Aşk, çoğu zaman mantığın geri plana itildiği, duyguların ön plana çıktığı bir süreç olarak tanımlanıyor. Ancak bu durum yalnızca mecazi bir anlatım değil. Nörobilim ve psikoloji alanında yapılan çalışmalar, aşkın beyin kimyasında ve düşünce mekanizmalarında somut değişimlere yol açtığını gösteriyor. Peki, bu değişimler aşkı gerçekten "kör" bir duygu hâline mi getiriyor?

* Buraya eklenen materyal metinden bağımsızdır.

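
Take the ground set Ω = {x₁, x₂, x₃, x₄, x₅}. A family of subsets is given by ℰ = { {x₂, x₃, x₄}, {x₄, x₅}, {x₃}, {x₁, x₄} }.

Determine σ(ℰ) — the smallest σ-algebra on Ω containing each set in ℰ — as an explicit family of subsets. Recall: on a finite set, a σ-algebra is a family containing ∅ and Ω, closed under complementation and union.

|σ(ℰ)| = 32.  σ(ℰ) = { {}, {x₁}, {x₂}, {x₃}, {x₄}, {x₅}, {x₁, x₂}, {x₁, x₃}, {x₁, x₄}, {x₁, x₅}, {x₂, x₃}, {x₂, x₄}, {x₂, x₅}, {x₃, x₄}, {x₃, x₅}, {x₄, x₅}, {x₁, x₂, x₃}, {x₁, x₂, x₄}, {x₁, x₂, x₅}, {x₁, x₃, x₄}, {x₁, x₃, x₅}, {x₁, x₄, x₅}, {x₂, x₃, x₄}, {x₂, x₃, x₅}, {x₂, x₄, x₅}, {x₃, x₄, x₅}, {x₁, x₂, x₃, x₄}, {x₁, x₂, x₃, x₅}, {x₁, x₂, x₄, x₅}, {x₁, x₃, x₄, x₅}, {x₂, x₃, x₄, x₅}, Ω }

Working:
Start: ℰ ∪ {∅, Ω} = { {}, {x₃}, {x₁, x₄}, {x₄, x₅}, {x₂, x₃, x₄}, Ω }.
Round 1: 9 new —
  {x₁, x₅}  = {x₂, x₃, x₄}ᶜ
  {x₁, x₂, x₃}  = {x₄, x₅}ᶜ
  {x₁, x₃, x₄}  = {x₃} ∪ {x₁, x₄}
  {x₁, x₄, x₅}  = {x₄, x₅} ∪ {x₁, x₄}
  {x₂, x₃, x₅}  = {x₁, x₄}ᶜ
  {x₃, x₄, x₅}  = {x₄, x₅} ∪ {x₃}
  {x₁, x₂, x₃, x₄}  = {x₂, x₃, x₄} ∪ {x₁, x₄}
  {x₁, x₂, x₄, x₅}  = {x₃}ᶜ
  {x₂, x₃, x₄, x₅}  = {x₄, x₅} ∪ {x₂, x₃, x₄}
  [15 total]
Round 2: 8 new —
  {x₁}  = {x₂, x₃, x₄, x₅}ᶜ
  {x₅}  = {x₁, x₂, x₃, x₄}ᶜ
  {x₁, x₂}  = {x₃, x₄, x₅}ᶜ
  {x₂, x₃}  = {x₁, x₄, x₅}ᶜ
  {x₂, x₅}  = {x₁, x₃, x₄}ᶜ
  {x₁, x₃, x₅}  = {x₃} ∪ {x₁, x₅}
  {x₁, x₂, x₃, x₅}  = {x₁, x₂, x₃} ∪ {x₂, x₃, x₅}
  {x₁, x₃, x₄, x₅}  = {x₁, x₄, x₅} ∪ {x₃, x₄, x₅}
  [23 total]
Round 3: +8 →
  {x₂}  = {x₁, x₃, x₄, x₅}ᶜ
  {x₄}  = {x₁, x₂, x₃, x₅}ᶜ
  {x₁, x₃}  = {x₃} ∪ {x₁}
  {x₂, x₄}  = {x₁, x₃, x₅}ᶜ
  {x₃, x₅}  = {x₅} ∪ {x₃}
  {x₁, x₂, x₄}  = {x₁, x₄} ∪ {x₁, x₂}
  {x₁, x₂, x₅}  = {x₂, x₅} ∪ {x₁, x₅}
  {x₂, x₄, x₅}  = {x₂, x₅} ∪ {x₄, x₅}
  [31 total]
Round 4: 1 new —
  {x₃, x₄}  = {x₁, x₂, x₅}ᶜ
  [32 total]
Round 5: stable.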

AŞK BEYNİMİZDE NELERİ DEĞİŞTİRİYOR?
Bilim insanlarına göre âşık olunduğunda beyinde özellikle ödül ve motivasyonla ilişkili bölgeler daha aktif hâle geliyor. Bu süreçte dopamin salgısı artıyor. Dopaminin yükselmesi, kişinin sevdiği kişiye karşı yoğun bir ilgi, heyecan ve yakınlık isteği hissetmesine neden oluyor. Bu durum, aşkın ilk dönemlerinde yaşanan yüksek enerjiyi ve güçlü bağlanma hissini açıklıyor.
Aynı zamanda bu kimyasal değişim, kişinin dikkatinin büyük ölçüde sevdiği kişiye yönelmesine yol açıyor. Beyin, öncelik sıralamasını yeniden düzenliyor ve aşk, düşünce dünyasında merkezi bir konuma yerleşiyor.

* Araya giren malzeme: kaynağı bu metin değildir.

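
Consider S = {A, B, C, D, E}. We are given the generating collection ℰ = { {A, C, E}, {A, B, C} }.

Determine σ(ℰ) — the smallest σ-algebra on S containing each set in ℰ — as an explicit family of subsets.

Answer: σ(ℰ) = { ∅, {B}, {D}, {E}, {A, C}, {B, D}, {B, E}, {D, E}, {A, B, C}, {A, C, D}, {A, C, E}, {B, D, E}, {A, B, C, D}, {A, B, C, E}, {A, C, D, E}, S }

Derivation:
Begin from { ∅, {A, B, C}, {A, C, E}, S } (that is, ℰ plus ∅ and S).
Round 1. New:
  {B, D}  = ᶜ of {A, C, E}
  {D, E}  = ᶜ of {A, B, C}
  {A, B, C, E}  = {A, C, E} ∪ {A, B, C}
  [7 total]
Round 2: +4 →
  {D}  = ᶜ of {A, B, C, E}
  {B, D, E}  = {D, E} ∪ {B, D}
  {A, B, C, D}  = {A, B, C} ∪ {B, D}
  {A, C, D, E}  = {D, E} ∪ {A, C, E}
  [11 total]
Round 3: +3 →
  {B}  = ᶜ of {A, C, D, E}
  {E}  = ᶜ of {A, B, C, D}
  {A, C}  = ᶜ of {B, D, E}
  [14 total]
Round 4. New:
  {B, E}  = {B} ∪ {E}
  {A, C, D}  = {A, C} ∪ {D}
  [16 total]
Round 5: stable.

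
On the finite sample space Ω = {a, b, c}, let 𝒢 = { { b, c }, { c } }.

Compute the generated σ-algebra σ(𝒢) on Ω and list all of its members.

Initial family (4 sets): { {}, { c }, { b, c }, Ω }.
Iteration 1: +2 →
  { a }  = ᶜ of { b, c }
  { a, b }  = ᶜ of { c }
  — 6 sets.
Iteration 2: +1 →
  { a, c }  = { c } ∪ { a }
  — 7 sets.
Iteration 3: 1 new —
  { b }  = ᶜ of { a, c }
  — 8 sets.
Iteration 4: no new sets; the family is a σ-algebra.

σ(𝒢) = { {}, { a }, { b }, { c }, { a, b }, { a, c }, { b, c }, Ω }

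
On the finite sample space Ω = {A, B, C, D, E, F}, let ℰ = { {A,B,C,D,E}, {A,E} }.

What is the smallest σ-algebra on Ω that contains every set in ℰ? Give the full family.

|σ(ℰ)| = 8.  σ(ℰ) = { {}, {F}, {A,E}, {A,E,F}, {B,C,D}, {B,C,D,F}, {A,B,C,D,E}, Ω }

Trace:
Seed the family with ℰ together with ∅ and Ω: { {}, {A,E}, {A,B,C,D,E}, Ω }.
Step 1: 2 new —
  {F}  = complement {A,B,C,D,E}
  {B,C,D,F}  = complement {A,E}
  |family| = 6
Step 2. New:
  {A,E,F}  = {A,E} ∪ {F}
  |family| = 7
Step 3: +1 →
  {B,C,D}  = complement {A,E,F}
  |family| = 8
Step 4: already closed under ᶜ and ∪.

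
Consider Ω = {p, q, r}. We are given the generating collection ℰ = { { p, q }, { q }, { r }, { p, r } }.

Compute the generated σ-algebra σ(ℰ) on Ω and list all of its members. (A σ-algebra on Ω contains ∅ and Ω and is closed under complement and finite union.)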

"AŞKIN GÖZÜ KÖRDÜR" SÖZÜ BİLİMLE ÖRTÜŞÜYOR MU?
Araştırmalar, âşık bireylerin eleştirel düşünme becerilerinde geçici bir azalma yaşadığını ortaya koyuyor. Karar verme ve risk değerlendirme süreçlerinden sorumlu beyin bölgeleri, aşkın yoğun etkisi altında daha düşük düzeyde çalışabiliyor. Bu da sevilen kişinin kusurlarının fark edilmemesine ya da görmezden gelinmesine neden olabiliyor.

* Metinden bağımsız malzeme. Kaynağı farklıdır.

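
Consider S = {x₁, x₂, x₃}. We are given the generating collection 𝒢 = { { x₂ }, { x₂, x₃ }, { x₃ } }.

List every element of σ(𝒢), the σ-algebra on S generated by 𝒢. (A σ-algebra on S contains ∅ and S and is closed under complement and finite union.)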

Uzmanlara göre bu durum özellikle ilişkinin başlangıç aşamasında daha belirgin hâle geliyor. Kişi, karşısındaki bireyi olduğundan daha ideal bir noktaya yerleştiriyor ve olası kusurları fark etmekte zorlanıyor. Bu nedenle "aşkın gözü kördür" ifadesi, bilimsel verilerle kısmen örtüşüyor.
Ancak araştırmalar, bu durumun görsel ya da işitsel bir algı kaybından ziyade, beynin karar verme ve eleştirel düşünme süreçlerinde yaşanan geçici değişimlerden kaynaklandığını ortaya koyuyor.
AŞK DAVRANIŞLARI NASIL ETKİLİYOR?
Aşk, bireylerin günlük davranışlarında da gözle görülür değişimlere yol açabiliyor. Normal şartlarda temkinli davranan kişiler, âşık olduklarında daha cesur ya da daha fedakâr kararlar alabiliyor. Psikoloji alanındaki araştırmalar, aşkın kişiyi zaman zaman duygusal ve mantıksal dengenin dışına çıkarabildiğini ortaya koyuyor.
Sonuç olarak bilimsel veriler, aşkın yalnızca romantik bir his olmadığını; algıyı, düşünceyi ve davranışı etkileyen güçlü bir biyolojik süreç olduğunu gösteriyor.